How to Make Friends
Changing the attitudes, beliefs, or values of someone else has always been a central research concern in the social sciences. Theories of social influence, group decision-making, contact, and conflict resolution are all concerned with solving problems or getting one party to change in an effort to redress differences or keep the peace. Douglas Stone, Bruce Patton, and Sheila Heen in their book, Difficult Conversations, write about strategies for talking to one another when the subject is anything you find difficult to deal with. This could be political opinions expressed in a newspaper or relational issues between couples concerning gender, equity, or housework.
In my own book, Fierce Entanglements: Communication and Ethnopolitical Conflict, I write about difficult conversations between ethnopolitical groups where ethnicity and religion are implicated and the conflicts are contentious and intense with deep implications for identity and nationalism. So this issue of change or solving problems runs the gamut from mundane micro issues to politically significant macro concerns.

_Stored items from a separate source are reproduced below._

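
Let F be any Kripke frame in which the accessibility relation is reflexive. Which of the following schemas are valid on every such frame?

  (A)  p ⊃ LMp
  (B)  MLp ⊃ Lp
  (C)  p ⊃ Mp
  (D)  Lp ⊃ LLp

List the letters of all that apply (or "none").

C

A reflexive relation is serial.
(A) p ⊃ LMp is axiom B, which corresponds to symmetry. Such an R need not be symmetric — not valid.
(B) the dual of axiom 5: valid iff R is euclidean. Such an R need not be euclidean — not valid.
(C) p ⊃ Mp (the dual of axiom T) characterises the reflexive frames. Every such R is reflexive — valid.
(D) Lp ⊃ LLp (axiom 4) characterises the transitive frames. Such an R need not be transitive — not valid.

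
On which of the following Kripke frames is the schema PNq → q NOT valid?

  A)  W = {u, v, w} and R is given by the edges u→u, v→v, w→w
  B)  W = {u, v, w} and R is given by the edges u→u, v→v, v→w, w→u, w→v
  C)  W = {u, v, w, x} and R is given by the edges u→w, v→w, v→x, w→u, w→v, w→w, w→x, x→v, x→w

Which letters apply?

The schema PNq → q is the dual of axiom B; it is valid on a frame iff R is symmetric.
(A) R is symmetric (every R-edge is matched by its reverse), so the schema is valid here.
(B) R is not symmetric (w R u but not u R w), so the schema fails here.
(C) R is symmetric (every R-edge is matched by its reverse), so the schema is valid here.

B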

We see this distinction expressed in the realm of politics in the contrast between those with a slow hand and diplomatic sensibilities who search for common ground and invoke a strategy of engagement, compared to those who carry a bigger stick and keep an opponent in check out of fear or raw power. Scholars continue to argue over the basic theory here about whether or not reaching out to opponents and overtures of engagement and mutual reciprocity actually have any effect on adversaries, or whether or not a strong stance forcing adversaries into submission is more effective. This question is even more interesting when posed as an option for dealing with strong autocratic forces that have little history of democratization or facilitative engagement. The oppositional stance differences between Obama and Trump is an example.
But I would argue that the historical record, and the brunt of research efforts, clearly favors a strategy of accommodation rather than intimidation – a strategy of communicative contact and reciprocity. During the last few decades in the United States those with a more confrontational stance have claimed they favor engagement and reciprocity but demand conditions be met first by the other side such as democratization. Telling Iran or some ethnopolitical group they must democratize before the US will engage in respectful reciprocal relations is a grand goal but pretty unattainable. There are reasons to engage the other side without requiring them first to be more democratic.
For example, business relations and interdependent economic and financial exchanges are typically thought to be a form of rational engagement that promotes cooperation and has economic benefits. The standard thinking is that such economic arrangements promote peace and rapprochement, but there are arguments for the other way around that peaceful and cooperative relationships must come first and business exchanges follow. Clearly, a politician like Obama was attacked for referring to such a strategy and called “weak.” In fact, it went further than that because Obama was described as putting the country in jeopardy and subjecting us to disrespect.
But cautious engagement is better than mutual hostility that can escalate at any moment. Surely, cautious engagement requires the participation of both sides and reciprocity and this will take time. These “difficult conversations” must be developed and nurtured along a pathway to peace and their complexities are many. But still, by the standards of history and scholarship it is better than the alternative.